Şahkulu Vakfı Başkanı Çamur: 1 Mayıs dayanışma günüdür-VİDEO

PİRHA- 1 Mayıs’a ilişkin değerlendirmelerde bulunan Şahkulu Sultan Vakfı Başkanı Mehmet Çamur, “1 Mayıs işçilerin dayanışma günüdür. Haklarını elde etmek ve seslerini ilgili makamlara duyurmak için yapılan bir etkinliktir. Bu insanların en demokratik hakkıdır. Toplumda sermaye sınıfı varsa işçi sınıfı da var” diye konuştu. 

Şahkulu Sultan Vakfı Başkanı Mehmet Çamur yaklaşan 1 Mayıs İşçi Bayramı ile ilgili PİRHA’ya konuştu.

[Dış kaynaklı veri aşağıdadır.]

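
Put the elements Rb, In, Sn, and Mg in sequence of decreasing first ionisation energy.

Mg is in period 3, group 2; Rb is in period 5, group 1; In is in period 5, group 13; Sn is in period 5, group 14.
Across a period the outer electron is held more tightly (higher IE₁); down a group it sits in a higher shell, more shielded, and comes off more easily.
These span different periods and groups, so the two trends combine.
In > Rb: both are in period 5; the period trend gives In the larger value.
Sn > In: both are in period 5; the period trend gives Sn the larger value.
Mg > Sn: period and group pull opposite ways; the down-group shift dominates (738 vs 709 kJ/mol).
For reference (kJ/mol): Mg 738, Rb 403, In 558, Sn 709.
So from highest to lowest: Mg > Sn > In > Rb.

Mg, Sn, In, Rb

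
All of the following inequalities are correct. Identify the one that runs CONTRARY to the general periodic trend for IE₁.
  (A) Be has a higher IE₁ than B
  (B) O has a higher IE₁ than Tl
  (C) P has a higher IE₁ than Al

(A)

The general trend: IE₁ increases across a period and decreases down a group.
(A) Be (period 2, group 2) vs B (period 2, group 13): the stated order contradicts the simple trend.
(B) O (period 2, group 16) vs Tl (period 6, group 13): the stated order agrees with the simple trend.
(C) P (period 3, group 15) vs Al (period 3, group 13): the stated order agrees with the simple trend.
The exception is (A): removing B's lone 2p electron is easier than breaking Be's filled 2s².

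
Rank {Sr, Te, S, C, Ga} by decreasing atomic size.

Sr > Te > Ga > S > C

Moving right in a period, electrons are added to the same shell under a stronger nuclear pull, so atoms get smaller; moving down, a new shell is opened and atoms get larger.
Here both period and group differ, so the two effects have to be weighed against each other.
S > C: period and group pull opposite ways; the down-group shift dominates (103 vs 75 pm).
Ga > S: relative to S, both the across-period and down-group shifts push Ga's atomic radius up.
Te > Ga: period and group pull opposite ways; the down-group shift dominates (136 vs 124 pm).
Sr > Te: both are in period 5; the period trend gives Sr the larger value.
For reference (pm): C 75, S 103, Ga 124, Sr 185, Te 136.
So from largest to smallest: Sr > Te > Ga > S > C.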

1977 yılında 1 Mayıs kutlamalarında Taksim Meydan’ında yaşanan katliama tanıklık ettiğini belirten Çamur, “Toplumda insanlar haklarını arar. Yetkililere taleplerini dile getirip ve duyuracak. Bunlar demokratik platformda olacak işler. Bu topla, tüfekle, silahla olacak iş değil. İşçilerin dünyanın her tarafında toplu ve örgütlü olarak kentin etkili meydanlarında gösteri yapması kadar doğal hiçbir şey yoktur. Taksimde Suriyeliler yılbaşını kutluyor ama bizim insanımıza, işçimize bu yasak. Oysa Taksim’de katledilenler emekçi insanlardı” dedi.

“TAKSİM KATLİAMININ KİMLER TARAFINDAN YAPILDIĞI BİLİNİYOR”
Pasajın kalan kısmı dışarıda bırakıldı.